Primary firewall crashes in HA setup

Started by shade73, September 15, 2016, 04:40:21 PM

Previous topic - Next topic
We have two opnsense boxes in HA setup, and every 6-7 day the primary firewall "crashes" (it does not generate a crash report).

When it happens we notices it by our VPN users cannot get access, the primary have stopped processing trafic and does not accept connections (GUI/SSH cannot be accessed).

On the secundary firewall, in "Firewall / Virtual IPs / Status" shows that it have taken control of all 3 CARP interfaces as master.
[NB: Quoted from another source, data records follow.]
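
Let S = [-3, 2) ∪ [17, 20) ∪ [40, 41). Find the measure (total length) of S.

9

Merged: [-3, 2), [17, 20), [40, 41).
Lengths: 5 + 3 + 1 = 9.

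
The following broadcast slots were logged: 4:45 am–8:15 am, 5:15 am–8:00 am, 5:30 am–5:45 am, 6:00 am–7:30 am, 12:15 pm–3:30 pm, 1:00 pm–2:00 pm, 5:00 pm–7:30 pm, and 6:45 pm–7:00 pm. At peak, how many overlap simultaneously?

At 5:30 am, 3 of the intervals are simultaneously active.
No point has more.

3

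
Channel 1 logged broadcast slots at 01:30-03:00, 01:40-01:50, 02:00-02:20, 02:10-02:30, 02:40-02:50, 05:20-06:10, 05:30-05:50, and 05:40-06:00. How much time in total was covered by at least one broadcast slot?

Merged: 01:30–03:00, 05:20–06:10.
Lengths: 1 h 30 min + 50 min = 2 h 20 min.

2 h 20 min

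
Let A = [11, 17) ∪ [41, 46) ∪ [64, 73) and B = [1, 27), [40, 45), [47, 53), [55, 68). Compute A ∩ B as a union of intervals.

[11, 17) meets the second set on [11, 17).
[41, 46) meets the second set on [41, 45).
[64, 73) meets the second set on [64, 68).

[11, 17) ∪ [41, 45) ∪ [64, 68)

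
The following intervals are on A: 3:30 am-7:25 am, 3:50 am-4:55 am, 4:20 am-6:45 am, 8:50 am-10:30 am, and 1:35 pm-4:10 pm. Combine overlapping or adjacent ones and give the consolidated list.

3:50 am–4:55 am overlaps/touches 3:30 am–7:25 am → extend to 3:30 am–7:25 am.
4:20 am–6:45 am overlaps/touches 3:30 am–7:25 am → extend to 3:30 am–7:25 am.
8:50 am–10:30 am is disjoint → start new block.
1:35 pm–4:10 pm is disjoint → start new block.

3:30 am–7:25 am, 8:50 am–10:30 am, 1:35 pm–4:10 pm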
So all normal trafic flows.

The CLI/Console on the primary firewall is working, so the problem can be fixed by selecting reboot in the menu, then the primary firewall comes up agian, and resumes the CARP interfaces as master, and the secundary becomes slave.

6-7 days later, it starts over agian..

Hi Shade,

Doesn't sound normal, this would require a peek into the system, something like "top" to look at memory usage, dmesg for out-of-memory-kills, process list to check against.

7 days sounds suspiciously like a Cron job of some yet unknown variety. :)


Cheers,
Franco

7 days in average, it can happen after 4 days but also first after 10.

I will get a top and dmesg output next time it happens.

Now it happened again, we have been "lucky" with the updates to OPNsense - they reset the process when the firewall reboots.

Logs attached.